The bill's language provides far more specificity than Jones has so far been willing to do in outlining alternatives to the payday lending operations shut down by North Carolina officials in December 2005 and March 2006. The proposed legislation recognizes "that the cost of serving the financially underserved and unbanked consumers is extraordinarily high to the [lender] and therefore a higher risk-based interest rate shall be permitted to cover this risk when the credit enhancements are offered as a package."

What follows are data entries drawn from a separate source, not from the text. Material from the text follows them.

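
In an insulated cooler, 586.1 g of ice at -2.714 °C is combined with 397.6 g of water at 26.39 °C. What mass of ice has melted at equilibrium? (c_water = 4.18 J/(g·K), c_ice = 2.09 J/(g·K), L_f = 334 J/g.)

Heat available from the water dropping to 0 °C: 397.6·4.18·26.39 = 43859 J.
Of that, 586.1·2.09·2.714 = 3324.5 J goes to bring the ice to 0 °C, leaving 40535 J.
To melt every bit of ice: 586.1·334 = 195757 J.
40535 J < 195757 J, so only part of the ice melts and the system sits at 0 °C.
m_melt = 40535 / L_f = 121.4 g.

m_melted ≈ 121 g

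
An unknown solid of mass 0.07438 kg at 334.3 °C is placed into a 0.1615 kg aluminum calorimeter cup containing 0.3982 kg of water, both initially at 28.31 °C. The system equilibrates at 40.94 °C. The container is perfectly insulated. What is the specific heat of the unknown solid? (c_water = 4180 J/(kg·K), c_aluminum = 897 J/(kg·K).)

c ≈ 1050 J/(kg·K)

Taking heat into each body as positive, Σ m c ΔT = 0:
0.07438·c·(40.94 − 334.3) + 0.3982·4180·(40.94 − 28.31) + 0.1615·897·(40.94 − 28.31) = 0
-21.82 c = -22852
c = -22852/-21.82 ≈ 1047 J/(kg·K)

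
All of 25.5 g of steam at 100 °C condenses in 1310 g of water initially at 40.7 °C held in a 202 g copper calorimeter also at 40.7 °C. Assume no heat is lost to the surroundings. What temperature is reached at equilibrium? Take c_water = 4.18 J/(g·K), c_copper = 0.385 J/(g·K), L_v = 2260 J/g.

T_f ≈ 52.0 °C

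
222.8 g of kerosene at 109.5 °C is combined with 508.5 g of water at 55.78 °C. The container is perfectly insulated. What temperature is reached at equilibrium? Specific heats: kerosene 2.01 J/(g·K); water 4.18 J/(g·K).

T_f ≈ 65.1 °C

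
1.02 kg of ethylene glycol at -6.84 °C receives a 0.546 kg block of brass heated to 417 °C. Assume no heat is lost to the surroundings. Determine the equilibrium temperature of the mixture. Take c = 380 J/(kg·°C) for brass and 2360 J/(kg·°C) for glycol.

Heat lost by the brass equals heat gained by the glycol:
0.546*380*(417 − T) = 1.02*2360*(T − (-6.84))
207.48(417 − T) = 2407.2(T − (-6.84))
2614.7 T = 70054  ⇒  T ≈ 26.79 °C

T_f ≈ 26.8 °C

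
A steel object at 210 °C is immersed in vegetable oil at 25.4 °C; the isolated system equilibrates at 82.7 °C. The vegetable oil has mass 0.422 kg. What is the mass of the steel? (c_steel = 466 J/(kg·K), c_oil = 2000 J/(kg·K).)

m ≈ 0.815 kg

Let T be the final temperature. ΣQ_i = 0:
m·466·(82.7 − 210) + 0.422·2000·(82.7 − 25.4) = 0
-59322 m = -48361
m = -48361/-59322 ≈ 0.8152 kg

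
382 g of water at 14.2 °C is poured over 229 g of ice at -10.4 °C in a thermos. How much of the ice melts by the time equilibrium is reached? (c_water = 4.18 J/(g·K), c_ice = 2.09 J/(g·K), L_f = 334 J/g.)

m_melted ≈ 53 g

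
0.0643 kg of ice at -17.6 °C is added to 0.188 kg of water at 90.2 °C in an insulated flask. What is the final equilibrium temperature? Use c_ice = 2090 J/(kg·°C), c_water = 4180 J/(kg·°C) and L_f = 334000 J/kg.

T_f ≈ 44.6 °C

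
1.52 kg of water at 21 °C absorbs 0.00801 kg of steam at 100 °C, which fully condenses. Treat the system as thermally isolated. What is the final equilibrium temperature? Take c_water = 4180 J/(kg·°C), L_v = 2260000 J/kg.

T_f ≈ 24.2 °C

Net heat exchanged in the isolated system is zero:
latent heat released on condensation: 0.00801×2260000 = 18103
  condensed water 100 °C→T: 33.48(T − 100)
  original water: 6353.6(T − 21)
6387.1 T = 18103 + 3348.2 + 133426 = 154876
T ≈ 24.25 °C — below 100 °C, confirming all the steam condensed.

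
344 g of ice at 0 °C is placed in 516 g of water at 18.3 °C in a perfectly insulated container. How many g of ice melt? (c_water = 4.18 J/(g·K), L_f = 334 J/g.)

Water can give up m c ΔT = 516·4.18·18.3 = 39471 J before reaching 0 °C.
To melt every bit of ice: 344·334 = 114896 J.
Since 39471 < 114896 J, not all the ice melts; equilibrium is at 0 °C.
m_melt = 39471 / L_f = 118.2 g.

m_melted ≈ 118 g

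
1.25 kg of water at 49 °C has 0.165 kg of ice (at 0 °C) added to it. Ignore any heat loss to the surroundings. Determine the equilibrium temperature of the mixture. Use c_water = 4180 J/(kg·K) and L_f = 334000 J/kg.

T_f ≈ 34.0 °C

Taking heat into each body as positive, Σ m c ΔT = 0:
melt ice: 0.165·334000 = 55110; warm the meltwater: 689.7 T; water cools: 1.25·4180·(T − 49) = 5225(T − 49)
5914.7 T = 256025 − 55110 = 200915
T ≈ 33.97 °C (positive, so assuming full melt was valid).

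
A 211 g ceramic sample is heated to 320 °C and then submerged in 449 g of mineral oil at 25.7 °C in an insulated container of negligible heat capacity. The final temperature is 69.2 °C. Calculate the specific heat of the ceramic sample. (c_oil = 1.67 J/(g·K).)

Taking heat into each body as positive, Σ m c ΔT = 0:
211·c·(69.2 − 320) + 449·1.67·(69.2 − 25.7) = 0
-52919 c = -32618
c = -32618/-52919 ≈ 0.6164 J/(g·K)

c ≈ 0.616 J/(g·K)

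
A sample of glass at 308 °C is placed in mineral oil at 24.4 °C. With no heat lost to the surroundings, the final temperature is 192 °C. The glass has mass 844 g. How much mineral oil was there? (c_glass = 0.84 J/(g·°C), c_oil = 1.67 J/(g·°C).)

m ≈ 294 g

Heat gained plus heat lost sum to zero:
844×0.84×(192 − 308) + m×1.67×(192 − 24.4) = 0
279.89 m = 82239
m = 82239/279.89 ≈ 293.8 g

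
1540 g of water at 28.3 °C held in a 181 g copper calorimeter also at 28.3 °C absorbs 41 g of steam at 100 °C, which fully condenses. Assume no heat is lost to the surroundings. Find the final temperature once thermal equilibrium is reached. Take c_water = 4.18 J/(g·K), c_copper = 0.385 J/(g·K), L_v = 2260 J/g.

T_f ≈ 44.0 °C

Taking heat into each body as positive, Σ m c ΔT = 0:
condense steam: −41×2260 = −92660
  condensed water 100 °C→T: 171.38(T − 100)
  water warms: 1540×4.18×(T − 28.3) = 6437.2(T − 28.3)
  copper cup: 181×0.385×(T − 28.3) = 69.69(T − 28.3)
6678.3 T = 92660 + 17138 + 184145 = 293943
T ≈ 44.01 °C, under the boiling point, so the assumption holds.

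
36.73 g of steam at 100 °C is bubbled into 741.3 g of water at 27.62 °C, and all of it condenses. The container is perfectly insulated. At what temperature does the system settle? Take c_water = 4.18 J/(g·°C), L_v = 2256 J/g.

Energy balance with sensible and latent terms:
steam→water at 100 °C releases m L_v = 36.73×2256 = 82863; condensed water 100 °C→T: 153.53(T − 100); original water: 3098.6(T − 27.62)
3252.2 T = 82863 + 15353 + 85584 = 183800
T ≈ 56.52 °C — below 100 °C, confirming all the steam condensed.

T_f ≈ 56.5 °C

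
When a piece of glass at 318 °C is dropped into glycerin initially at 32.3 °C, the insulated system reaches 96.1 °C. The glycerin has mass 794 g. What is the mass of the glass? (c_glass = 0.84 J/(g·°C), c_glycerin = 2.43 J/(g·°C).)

Net heat exchanged in the isolated system is zero:
m·0.84·(96.1 − 318) + 794·2.43·(96.1 − 32.3) = 0
-186.4 m = -123097
m = -123097/-186.4 ≈ 660.4 g

m ≈ 660 g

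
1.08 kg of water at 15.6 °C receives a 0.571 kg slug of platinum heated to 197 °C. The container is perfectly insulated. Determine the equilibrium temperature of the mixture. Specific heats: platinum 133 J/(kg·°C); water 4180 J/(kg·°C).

T_f ≈ 18.6 °C

T_f is the heat-capacity-weighted average of the initial temperatures:
T_f = (75.94*197 + 4514.4*15.6) / (75.94 + 4514.4)
    = 85385 / 4590.3 ≈ 18.60 °C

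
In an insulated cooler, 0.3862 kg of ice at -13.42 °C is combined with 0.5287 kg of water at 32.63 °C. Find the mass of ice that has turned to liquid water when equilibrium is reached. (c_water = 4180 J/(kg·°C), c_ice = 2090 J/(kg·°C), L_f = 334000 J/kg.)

Water can give up m c ΔT = 0.5287×4180×32.63 = 72111 J before reaching 0 °C.
Of that, 0.3862×2090×13.42 = 10832 J goes to bring the ice to 0 °C, leaving 61279 J.
Melting all 0.3862 kg of ice would need 0.3862×334000 = 128991 J.
61279 J < 128991 J, so only part of the ice melts and the system sits at 0 °C.
m_melted×334000 = 61279  ⇒  m_melted ≈ 0.1835 kg.

m_melted ≈ 0.183 kg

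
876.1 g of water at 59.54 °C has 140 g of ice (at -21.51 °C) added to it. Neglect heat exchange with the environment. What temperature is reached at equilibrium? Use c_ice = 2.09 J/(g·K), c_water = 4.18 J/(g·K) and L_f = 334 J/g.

T_f ≈ 38.8 °C

Energy conservation, ΣQ = 0:
warm ice to 0 °C: 140×2.09×(0 − (-21.51)) = 6293.8; fusion: m_ice L_f = 140×334 = 46760; meltwater 0→T: 140×4.18×T = 585.2 T; water cools: 876.1×4.18×(T − 59.54) = 3662.1(T − 59.54)
4247.3 T = 218041 − 53054 = 164987
T ≈ 38.85 °C (positive, so assuming full melt was valid).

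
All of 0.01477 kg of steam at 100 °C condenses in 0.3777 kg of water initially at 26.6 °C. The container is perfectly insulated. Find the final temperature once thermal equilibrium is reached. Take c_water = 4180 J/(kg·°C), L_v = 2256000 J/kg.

Taking heat into each body as positive, Σ m c ΔT = 0:
steam→water at 100 °C releases m L_v = 0.01477×2256000 = 33321
  condensed water 100 °C→T: 61.74(T − 100)
  original water: 1578.8(T − 26.6)
1640.5 T = 33321 + 6173.9 + 41996 = 81491
T ≈ 49.67 °C (< 100 °C, so full condensation is consistent).

T_f ≈ 49.7 °C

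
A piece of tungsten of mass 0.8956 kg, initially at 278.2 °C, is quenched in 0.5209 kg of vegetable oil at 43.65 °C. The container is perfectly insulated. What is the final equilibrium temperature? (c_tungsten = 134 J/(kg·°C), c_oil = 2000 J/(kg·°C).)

Let T be the final temperature. ΣQ_i = 0:
0.8956·134·(T − 278.2) + 0.5209·2000·(T − 43.65) = 0
120.01(T − 278.2) + 1041.8(T − 43.65) = 0
(120.01 + 1041.8) T = 120.01·278.2 + 1041.8·43.65
T = 78861 / 1161.8 = 67.9 °C

T_f ≈ 67.9 °C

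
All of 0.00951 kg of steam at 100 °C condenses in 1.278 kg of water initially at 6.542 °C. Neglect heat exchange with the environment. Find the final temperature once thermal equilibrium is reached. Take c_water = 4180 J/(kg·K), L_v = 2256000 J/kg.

T_f ≈ 11.2 °C

Heat gained plus heat lost sum to zero:
condense steam: −0.00951×2256000 = −21455; condensed water 100 °C→T: 39.75(T − 100); water warms: 1.278×4180×(T − 6.542) = 5342(T − 6.542)
5381.8 T = 21455 + 3975.2 + 34948 = 60377
T ≈ 11.22 °C, under the boiling point, so the assumption holds.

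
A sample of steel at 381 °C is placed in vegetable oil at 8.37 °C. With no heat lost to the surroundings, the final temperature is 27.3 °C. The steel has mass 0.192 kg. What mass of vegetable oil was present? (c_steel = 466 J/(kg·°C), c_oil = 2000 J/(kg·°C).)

m ≈ 0.836 kg

|Q_steel| = |Q_oil|:
0.192·466·(381 − 27.3) = m·2000·(27.3 − 8.37)
37860 m = 31646  ⇒  m ≈ 0.8359 kg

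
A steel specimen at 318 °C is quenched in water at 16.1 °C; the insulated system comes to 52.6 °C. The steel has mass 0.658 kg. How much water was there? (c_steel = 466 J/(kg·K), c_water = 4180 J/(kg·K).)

Taking heat into each body as positive, Σ m c ΔT = 0:
0.658×466×(52.6 − 318) + m×4180×(52.6 − 16.1) = 0
152570 m = 81379
m = 81379/152570 ≈ 0.5334 kg

m ≈ 0.533 kg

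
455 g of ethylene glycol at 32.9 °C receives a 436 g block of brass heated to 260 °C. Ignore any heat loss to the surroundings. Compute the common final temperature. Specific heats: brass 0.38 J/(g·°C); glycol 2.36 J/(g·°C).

Heat gained plus heat lost sum to zero:
436·0.38·(T − 260) + 455·2.36·(T − 32.9) = 0
165.68(T − 260) + 1073.8(T − 32.9) = 0
1239.5 T = 78405
T = 78405/1239.5 ≈ 63.26 °C

T_f ≈ 63.3 °C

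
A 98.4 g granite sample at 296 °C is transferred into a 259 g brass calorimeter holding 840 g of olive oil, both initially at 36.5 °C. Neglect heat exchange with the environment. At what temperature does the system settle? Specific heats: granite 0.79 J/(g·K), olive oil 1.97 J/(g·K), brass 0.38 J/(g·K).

Setting the total heat transfer to zero:
98.4×0.79×(T − 296) + 840×1.97×(T − 36.5) + 259×0.38×(T − 36.5) = 0
(77.74 + 1654.8 + 98.42) T = 77.74×296 + 1654.8×36.5 + 98.42×36.5
T = 87002/1831 ≈ 47.52 °C

T_f ≈ 47.5 °C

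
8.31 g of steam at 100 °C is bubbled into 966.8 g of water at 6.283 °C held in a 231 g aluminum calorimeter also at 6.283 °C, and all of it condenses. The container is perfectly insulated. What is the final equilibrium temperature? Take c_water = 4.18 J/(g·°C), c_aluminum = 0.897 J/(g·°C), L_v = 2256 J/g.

T_f ≈ 11.4 °C

Let T be the final temperature. ΣQ_i = 0:
latent heat released on condensation: 8.31×2256 = 18747; condensate cools 100→T: 8.31×4.18×(T − 100) = 34.74(T − 100); water warms: 966.8×4.18×(T − 6.283) = 4041.2(T − 6.283); aluminum cup: 231×0.897×(T − 6.283) = 207.21(T − 6.283)
4283.2 T = 18747 + 3473.6 + 26693 = 48914
T ≈ 11.42 °C — below 100 °C, confirming all the steam condensed.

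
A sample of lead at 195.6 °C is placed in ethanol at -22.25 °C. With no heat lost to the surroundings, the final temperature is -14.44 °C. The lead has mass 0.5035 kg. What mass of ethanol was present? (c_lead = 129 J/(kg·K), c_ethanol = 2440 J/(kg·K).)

Heat lost by the lead = heat gained by the ethanol:
0.5035×129×(195.6 − -14.44) = m×2440×(-14.44 − (-22.25))
19056 m = 13642  ⇒  m ≈ 0.7159 kg

m ≈ 0.716 kg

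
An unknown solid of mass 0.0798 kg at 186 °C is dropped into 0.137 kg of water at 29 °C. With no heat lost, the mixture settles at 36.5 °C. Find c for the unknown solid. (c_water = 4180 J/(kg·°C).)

c ≈ 360 J/(kg·°C)

m_s c (T_s − T_f) = m_water c_water (T_f − T_0):
0.0798×c×(186 − 36.5) = 0.137×4180×(36.5 − 29)
11.93 c = 4295  ⇒  c ≈ 360 J/(kg·°C)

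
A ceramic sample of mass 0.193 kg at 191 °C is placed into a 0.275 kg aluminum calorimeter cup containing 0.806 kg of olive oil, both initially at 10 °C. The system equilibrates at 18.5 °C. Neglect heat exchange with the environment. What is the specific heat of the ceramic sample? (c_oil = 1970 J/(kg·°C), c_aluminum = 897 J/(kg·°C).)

Conservation of energy gives ΣQ = 0:
0.193×c×(18.5 − 191) + 0.806×1970×(18.5 − 10) + 0.275×897×(18.5 − 10) = 0
-33.29 c = -15593
c = -15593/-33.29 ≈ 468.4 J/(kg·°C)

c ≈ 468 J/(kg·°C)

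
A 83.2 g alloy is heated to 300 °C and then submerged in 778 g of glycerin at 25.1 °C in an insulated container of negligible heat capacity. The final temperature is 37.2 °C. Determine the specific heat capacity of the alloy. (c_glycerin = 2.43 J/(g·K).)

c ≈ 1.05 J/(g·K)

Heat gained plus heat lost sum to zero:
83.2·c·(37.2 − 300) + 778·2.43·(37.2 − 25.1) = 0
-21865 c = -22876
c = -22876/-21865 ≈ 1.046 J/(g·K)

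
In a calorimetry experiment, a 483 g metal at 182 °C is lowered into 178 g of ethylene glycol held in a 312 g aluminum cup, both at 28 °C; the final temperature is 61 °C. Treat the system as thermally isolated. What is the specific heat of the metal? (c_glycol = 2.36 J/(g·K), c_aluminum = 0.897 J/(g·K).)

c ≈ 0.395 J/(g·K)

Conservation of energy gives ΣQ = 0:
483×c×(61 − 182) + 178×2.36×(61 − 28) + 312×0.897×(61 − 28) = 0
-58443 c = -23098
c = -23098/-58443 ≈ 0.3952 J/(g·K)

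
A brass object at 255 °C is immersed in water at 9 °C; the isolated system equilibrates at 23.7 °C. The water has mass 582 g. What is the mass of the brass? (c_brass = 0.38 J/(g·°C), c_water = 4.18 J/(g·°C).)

m ≈ 407 g

Net heat exchanged in the isolated system is zero:
m×0.38×(23.7 − 255) + 582×4.18×(23.7 − 9) = 0
-87.89 m = -35762
m = -35762/-87.89 ≈ 406.9 g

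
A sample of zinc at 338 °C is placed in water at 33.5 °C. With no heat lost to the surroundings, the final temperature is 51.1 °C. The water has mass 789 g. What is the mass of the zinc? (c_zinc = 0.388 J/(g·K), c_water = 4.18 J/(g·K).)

m ≈ 521 g

Heat lost by the zinc = heat gained by the water:
m×0.388×(338 − 51.1) = 789×4.18×(51.1 − 33.5)
111.32 m = 58045  ⇒  m ≈ 521.4 g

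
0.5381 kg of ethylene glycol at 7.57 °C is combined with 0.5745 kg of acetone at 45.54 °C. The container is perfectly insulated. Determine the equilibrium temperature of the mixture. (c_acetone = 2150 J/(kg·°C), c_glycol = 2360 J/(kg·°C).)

T_f ≈ 26.3 °C

Set heat shed by the hot body equal to heat absorbed by the cold body:
0.5745·2150·(45.54 − T) = 0.5381·2360·(T − 7.57)
1235.2(45.54 − T) = 1269.9(T − 7.57)
2505.1 T = 65863  ⇒  T ≈ 26.29 °C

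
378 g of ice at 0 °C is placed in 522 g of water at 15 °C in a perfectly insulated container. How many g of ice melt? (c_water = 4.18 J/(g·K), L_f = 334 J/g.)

m_melted ≈ 98 g

Cooling the water to 0 °C releases 522·4.18·15 = 32729 J.
Fully melting the ice requires m_ice L_f = 378·334 = 126252 J.
Since 32729 < 126252 J, not all the ice melts; equilibrium is at 0 °C.
m_melted·334 = 32729  ⇒  m_melted ≈ 97.99 g.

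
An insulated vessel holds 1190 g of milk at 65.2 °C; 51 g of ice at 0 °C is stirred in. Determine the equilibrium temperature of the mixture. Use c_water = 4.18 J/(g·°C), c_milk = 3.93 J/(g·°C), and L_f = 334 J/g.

Setting the total heat transfer to zero:
fusion: m_ice L_f = 51×334 = 17034; meltwater 0→T: 51×4.18×T = 213.18 T; milk: 4676.7(T − 65.2)
4889.9 T = 304921 − 17034 = 287887
T ≈ 58.87 °C (positive, so assuming full melt was valid).

T_f ≈ 58.9 °C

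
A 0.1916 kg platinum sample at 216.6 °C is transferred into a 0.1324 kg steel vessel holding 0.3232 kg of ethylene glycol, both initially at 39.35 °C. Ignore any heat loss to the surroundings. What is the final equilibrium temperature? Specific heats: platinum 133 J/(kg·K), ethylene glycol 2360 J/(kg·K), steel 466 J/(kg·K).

T_f = Σ m_i c_i T_i / Σ m_i c_i:
T_f = (25.48×216.6 + 762.75×39.35 + 61.7×39.35) / (25.48 + 762.75 + 61.7)
    = 37962 / 849.93 ≈ 44.66 °C

T_f ≈ 44.7 °C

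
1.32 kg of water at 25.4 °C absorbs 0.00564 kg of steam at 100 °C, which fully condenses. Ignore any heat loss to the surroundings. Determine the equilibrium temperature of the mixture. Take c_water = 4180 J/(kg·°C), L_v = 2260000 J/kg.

Conservation of energy gives ΣQ = 0:
steam→water at 100 °C releases m L_v = 0.00564·2260000 = 12746
  condensate cools 100→T: 0.00564·4180·(T − 100) = 23.58(T − 100)
  water warms: 1.32·4180·(T − 25.4) = 5517.6(T − 25.4)
5541.2 T = 12746 + 2357.5 + 140147 = 155251
T ≈ 28.02 °C (< 100 °C, so full condensation is consistent).

T_f ≈ 28.0 °C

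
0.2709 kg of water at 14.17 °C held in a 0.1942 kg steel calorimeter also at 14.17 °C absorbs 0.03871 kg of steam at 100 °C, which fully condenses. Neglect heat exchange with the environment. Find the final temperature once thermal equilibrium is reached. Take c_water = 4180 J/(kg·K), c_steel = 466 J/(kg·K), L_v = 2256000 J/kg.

T_f ≈ 87.3 °C

Setting the total heat transfer to zero:
steam→water at 100 °C releases m L_v = 0.03871·2256000 = 87330
  condensate cools 100→T: 0.03871·4180·(T − 100) = 161.81(T − 100)
  original water: 1132.4(T − 14.17)
  cup: 90.5(T − 14.17)
1384.7 T = 87330 + 16181 + 17328 = 120838
T ≈ 87.27 °C (< 100 °C, so full condensation is consistent).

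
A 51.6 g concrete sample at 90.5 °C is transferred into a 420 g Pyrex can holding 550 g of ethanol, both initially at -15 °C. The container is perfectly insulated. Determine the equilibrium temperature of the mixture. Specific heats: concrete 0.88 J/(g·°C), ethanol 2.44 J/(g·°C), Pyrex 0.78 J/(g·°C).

Net heat exchanged in the isolated system is zero:
51.6×0.88×(T − 90.5) + 550×2.44×(T − (-15)) + 420×0.78×(T − (-15)) = 0
45.41(T − 90.5) + 1342(T − (-15)) + 327.6(T − (-15)) = 0
(45.41 + 1342 + 327.6) T = 45.41×90.5 + 1342×(-15) + 327.6×(-15)
T = -20935/1715 ≈ -12.21 °C

T_f ≈ -12.2 °C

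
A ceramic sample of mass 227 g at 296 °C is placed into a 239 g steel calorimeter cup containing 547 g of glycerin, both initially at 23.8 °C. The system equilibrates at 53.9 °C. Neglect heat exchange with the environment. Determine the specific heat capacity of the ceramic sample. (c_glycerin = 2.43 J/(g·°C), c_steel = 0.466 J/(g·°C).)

c ≈ 0.789 J/(g·°C)

Let T be the final temperature. ΣQ_i = 0:
227·c·(53.9 − 296) + 547·2.43·(53.9 − 23.8) + 239·0.466·(53.9 − 23.8) = 0
-54957 c = -43362
c = -43362/-54957 ≈ 0.789 J/(g·°C)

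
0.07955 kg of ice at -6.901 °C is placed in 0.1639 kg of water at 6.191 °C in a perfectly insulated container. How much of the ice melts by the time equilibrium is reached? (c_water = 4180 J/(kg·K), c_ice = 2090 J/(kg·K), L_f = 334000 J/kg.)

Heat available from the water dropping to 0 °C: 0.1639·4180·6.191 = 4241.5 J.
Warming the ice to 0 °C takes 0.07955·2090·6.901 = 1147.4 J, leaving 3094.1 J for melting.
Melting all 0.07955 kg of ice would need 0.07955·334000 = 26570 J.
3094.1 J < 26570 J, so only part of the ice melts and the system sits at 0 °C.
Mass melted = 3094.1/334000 ≈ 0.009264 kg.

m_melted ≈ 0.00926 kg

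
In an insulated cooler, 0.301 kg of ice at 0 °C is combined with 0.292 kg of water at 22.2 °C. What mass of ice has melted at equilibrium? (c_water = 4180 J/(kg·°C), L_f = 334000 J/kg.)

m_melted ≈ 0.0811 kg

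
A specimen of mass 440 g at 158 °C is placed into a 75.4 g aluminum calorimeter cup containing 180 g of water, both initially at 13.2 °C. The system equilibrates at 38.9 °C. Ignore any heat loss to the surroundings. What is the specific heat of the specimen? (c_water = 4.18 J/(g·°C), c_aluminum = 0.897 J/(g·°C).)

c ≈ 0.402 J/(g·°C)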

"The way the bill was designed it would have allowed loans of up to three thousand dollars at an initial interest rate of up to sixty percent, but thereafter would have had no limit on the interest rate," said Al Ripley, a consumer advocate and registered lobbyist with the NC Justice Center in Raleigh. "In addition, it allowed for fees that would have led to triple-digit annual interest rates."

Ripley added that the legislation was troubling because it contained no prohibition against car title lending, which he called "a very abusive type of credit."

"It's basically disguised predatory loans as a credit enhancement product," he said. "It's almost a re-branding effort to hide the true nature of payday lending, to disguise it as something else."

In his interview Jones presented himself as a broker between the payday lending industry and its critics. He said he considers himself a supporter of industry and banking, but also was quick to note that he took the initiative to arrange a meeting with Martin Eakes, CEO of the Durham-based Center for Responsible Lending.

"I have to rely on the expertise of the banks, the so-called payday lending -- I don't even call it that; I just call it financial services -- and the consumer groups," Jones said. "I met Martin Eakes, and asked him to come up with a product that's acceptable. That's what politics is: Get them together and get them to agree on a product. That's the position I've taken in a letter to the Banking Commission and on the floor of the House."